Proof: Exercise. (Once again, don't start with $F'=f$ almost everywehere; it won't help.)

Answer 2

$v$ is absolutely continuous on $I$ and hence differentiable a.e. on $I$, it is not necessarily the case that $v$ is differentiable everywhere on $I$. Note that $u$ is only Lebesgue integrable, it is not necessarily belong to $C^{1}(I)$ so $v$ cannot be thought as the classical Riemann version of fundamental theorem of calculus which asserting that the anti-derivative is differentiable.

So it is not necessarily that $v'(x)=u(x)$ everywhere.

As @David C. Ullrich has noted, being differentiable a.e. in the classical sense still does not entail that being weakly differentiable. The reasoning is the following: Assume that $v'$ exists a.e., then for $\varphi\in C_{0}^{\infty}(a,b)$, \begin{align*} \int_{a}^{b}v'(x)\varphi(x)dx=\color{red}{v(x)\varphi(x)\bigg|_{x=a}^{x=b}}-\int_{a}^{b}v(x)\varphi'(x)dx, \end{align*} the question is the red label one. Let us review how do we deduce the formula for integration by parts. For Lebesgue integrals version, one does \begin{align*} \int_{a}^{b}v'(x)\varphi(x)dx+\int_{a}^{b}v(x)\varphi'(x)dx&=\int_{a}^{b}[v'(x)\varphi(x)+v(x)\varphi'(x)]dx\\ &=\int_{a}^{b}(v(x)\varphi(x))'dx\\ &=\color{red}{v(b)\varphi(b)-v(a)\varphi(a)}. \end{align*} If $v$ is differenitable everywhere and $v'$ is bounded, then $v$ is absolutely continuous. Since $\varphi$ is twice differentiable and has compactly supported, $\varphi$ is absolutely continuous, so the product $v\varphi$ is absolutely continuous, and the red label goes through.

If $v$ is merely differentiable everywhere but not absolutely continuous, the product $v\varphi$ is not necessarily absolutely continuous, so the red label may not go through.

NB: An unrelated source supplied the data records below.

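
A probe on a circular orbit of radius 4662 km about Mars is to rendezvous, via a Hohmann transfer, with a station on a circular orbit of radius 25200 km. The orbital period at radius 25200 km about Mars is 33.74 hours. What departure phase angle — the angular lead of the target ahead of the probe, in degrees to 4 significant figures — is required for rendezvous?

φ = 97.91°

From Kepler's third law T² = 4π²r³/μ at r = 25200 km, T = 33.74 hours = 33.74 × 3600 s = 1.21464×10^5 s: μ = 4π²r³/T² = 42821.9 km³/s².
Transfer-ellipse semi-major axis a_t = (r₁ + r₂)/2 = (4662 + 25200)/2 = 14931 km.
Transfer time t = π√(a_t³/μ) = 27698 s.
The target's mean motion on its circular orbit is ω₂ = √(μ/r₂³) = 5.1729×10^-5 rad/s.
Angle swept by the target during transfer: ω₂·t = 1.4328 rad = 82.09°.
Arrival is 180° from departure on the ellipse, so φ = 180° − 82.09° = 97.91°.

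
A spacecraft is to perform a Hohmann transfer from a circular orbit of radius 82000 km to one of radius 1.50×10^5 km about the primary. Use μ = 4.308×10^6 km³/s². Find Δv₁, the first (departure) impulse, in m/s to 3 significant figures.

Δv₁ = 994 m/s

Transfer-ellipse semi-major axis a_t = (r₁ + r₂)/2 = (82000 + 1.500×10^5)/2 = 1.160×10^5 km.
On the circular orbit at r = 82000 km, v_c = √(μ/r) = 7.2482 km/s.
Vis-viva on the transfer ellipse at r = 82000 km gives v_t = √[μ(2/r − 1/a_t)] = 8.2423 km/s.
Δv₁ = |v_t − v_c| = |8.2423 − 7.2482| = 0.9941 km/s.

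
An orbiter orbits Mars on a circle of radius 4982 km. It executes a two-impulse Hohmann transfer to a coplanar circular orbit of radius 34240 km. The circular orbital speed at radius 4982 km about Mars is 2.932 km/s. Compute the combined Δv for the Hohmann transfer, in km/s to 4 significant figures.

From the circular-orbit relation v² = μ/r at r = 4982 km: μ = v²r = (2.932)² × 4982 = 42828.4 km³/s².
Transfer-ellipse semi-major axis a_t = (r₁ + r₂)/2 = (4982 + 34240)/2 = 19611 km.
Circular speed at r₁: v₁ = √(μ/r₁) = √(42828.4/4982) = 2.9320 km/s.
Transfer-orbit speed at r₁ (v² = μ(2/r − 1/a)): v_p = √[μ(2/r₁ − 1/a_t)] = 3.8742 km/s.
First burn Δv₁ = |v_p − v₁| = 0.9422 km/s.
Circular speed at r₂: v₂ = √(μ/r₂) = 1.1184 km/s.
Transfer-orbit speed at r₂: v_a = √[μ(2/r₂ − 1/a_t)] = 0.56370 km/s.
Second burn Δv₂ = |v₂ − v_a| = 0.5547 km/s.
Total Δv = Δv₁ + Δv₂ = 1.497 km/s.

Δv = 1.497 km/s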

Of course, in this question, $v$ is an anti-derivative of $u$, and we know that anti-derivative is absolutely continuous, so the product $v\varphi$ is absolutely continuous, and the red label goes through.

In the classical mathematical analysis (Riemann integration), the formula for integration by parts only assumes that both $f$ and $g$ being differentiable with $f'$ and $g'$ being Riemann integrable. Note that Riemann integrable implies boundedness (it depends which definition one adopts, it may be required as a part of the definition of being Riemann integrable). So the assumption here entails that the product $fg$ is absolutely continuous, and it agrees with the Lebesgue integrals version.